= Andrea Robinson (sommelier) =

American wine professional

Andrea Robinson (or Andrea Immer-Robinson) is an American sommelier, chef, television personality, and author. She is one of thirty-two women Master Sommeliers in the world and was the first woman to be named by the Sommelier Society of America as the best sommelier in the United States, which occurred in 1997. She has been the recipient of three James Beard Awards.

==Personal life and education==
Andrea Immer was born in North Dakota and raised in Texas and Southern Indiana. She has enjoyed cooking and food since she was a child. When she was in college she took a wine tasting class at a restaurant in Dallas, Texas. The class was a catalyst for Robinson, instigating her passion for wine. She studied economics and finance and graduated with her economics and business degrees from Southern Methodist University. She worked for Morgan Stanley as an investment banker. She started to volunteer at a local wine school, pouring wine and cleaning glassware. She took free classes and met wine industry people. Robinson did a wine tasting for Champagne Krug one day. The next day she quit her job at Morgan Stanley to pursue a career in wine. After quitting, she traveled through Europe by train and foot in 1990, with the goal to learn more about wine. She remained for six months, staying in hostels. She returned and started working in the wine industry. Robinson graduated from the International Culinary Center. She eventually became dean of wine studies at the institution. Robinson lives in Napa Valley, California. She has three children, Lucas, Jesse, and Jack.

==Career==
After returning from Europe, Robinson started working in the wine department at the Windows on the World in New York City. She was mentored by Kevin Zraly. Eventually she became the first female cellar master at the restaurant and she eventually earned her Master Sommeliers Diploma. She also competed in the World Championship of Sommeliers. The earning of her diploma made her, at that time, one of eighteen women master sommeliers in the world. She would become the Beverage Director and Cellarmaster of the Windows on the World. She was also the Corporate Director of Beverage Programs at Starwood.

Since 2008, Robinson has served as the master sommelier for Delta Air Lines. With Delta, Robinson is responsible for tasting approximately 2,000 California wines to select 30 wines for business class and first class passengers. She tasted a selection of the 2,000 wines both on land and also while flying in an airplane to compare how altitude affects wine tasting.

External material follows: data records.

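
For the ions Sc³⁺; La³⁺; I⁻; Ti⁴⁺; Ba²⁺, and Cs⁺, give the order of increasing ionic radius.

Ti⁴⁺ < Sc³⁺ < La³⁺ < Ba²⁺ < Cs⁺ < I⁻

First list Z and electron count for each: Ti⁴⁺: 18 e⁻, Z=22, Sc³⁺: 18 e⁻, Z=21, La³⁺: 54 e⁻, Z=57, Ba²⁺: 54 e⁻, Z=56, Cs⁺: 54 e⁻, Z=55, I⁻: 54 e⁻, Z=53. Ti⁴⁺ < Sc³⁺ (isoelectronic, higher Z=22 is smaller); Sc³⁺ < La³⁺ (same group, period 4 vs 6); La³⁺ < Ba²⁺ (isoelectronic, higher Z=57 is smaller); Ba²⁺ < Cs⁺ (both 54 e⁻, Z=56>55); Cs⁺ < I⁻ (isoelectronic, higher Z=55 is smaller).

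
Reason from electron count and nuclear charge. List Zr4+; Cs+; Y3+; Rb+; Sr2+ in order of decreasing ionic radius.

Cs+ > Rb+ > Sr2+ > Y3+ > Zr4+

Electron counts and nuclear charges: Zr4+: 36 e⁻, Z=40, Y3+: 36 e⁻, Z=39, Sr2+: 36 e⁻, Z=38, Rb+: 36 e⁻, Z=37, Cs+: 54 e⁻, Z=55. Zr4+ < Y3+ (isoelectronic, higher Z=40 is smaller); Y3+ < Sr2+ (both 36 e⁻, Z=39>38); Sr2+ < Rb+ (both 36 e⁻, Z=38>37); Rb+ < Cs+ (same group, period 5 vs 6).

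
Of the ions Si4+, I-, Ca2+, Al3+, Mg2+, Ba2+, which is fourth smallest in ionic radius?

Si4+ (Z=14, 10 e⁻), Al3+ (Z=13, 10 e⁻), Mg2+ (Z=12, 10 e⁻), Ca2+ (Z=20, 18 e⁻), Ba2+ (Z=56, 54 e⁻), I- (Z=53, 54 e⁻). Si4+ < Al3+ (isoelectronic, higher Z=14 is smaller); Al3+ < Mg2+ (isoelectronic, higher Z=13 is smaller); Mg2+ < Ca2+ (same group, period 3 vs 4); Ca2+ < Ba2+ (same group, 2 shells fewer); Ba2+ < I- (isoelectronic, higher Z=56 is smaller).
So the order is Si4+ < Al3+ < Mg2+ < Ca2+ < Ba2+ < I-; the 4th-smallest ion is Ca2+.

Ca2+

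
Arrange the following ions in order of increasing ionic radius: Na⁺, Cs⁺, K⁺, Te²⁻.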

Robinson has provided consulting services for Marriott International, Target Corporation, Macy's and Hilton Worldwide. As a writer, she has written numerous books about wine appreciation. She has also contributed to Health and Esquire magazines. Robinson also has a collection of wine glasses called "The One". It took her three years to develop the stemware to her liking. In 2006, Robinson partnered with the Wine Market Council to promote wines to go with American take out food. Robinson has hosted two television shows, Simply Wine and Pairings with Andrea, both on the Fine Living Network. She also teaches cooking classes and teaches online courses about wine.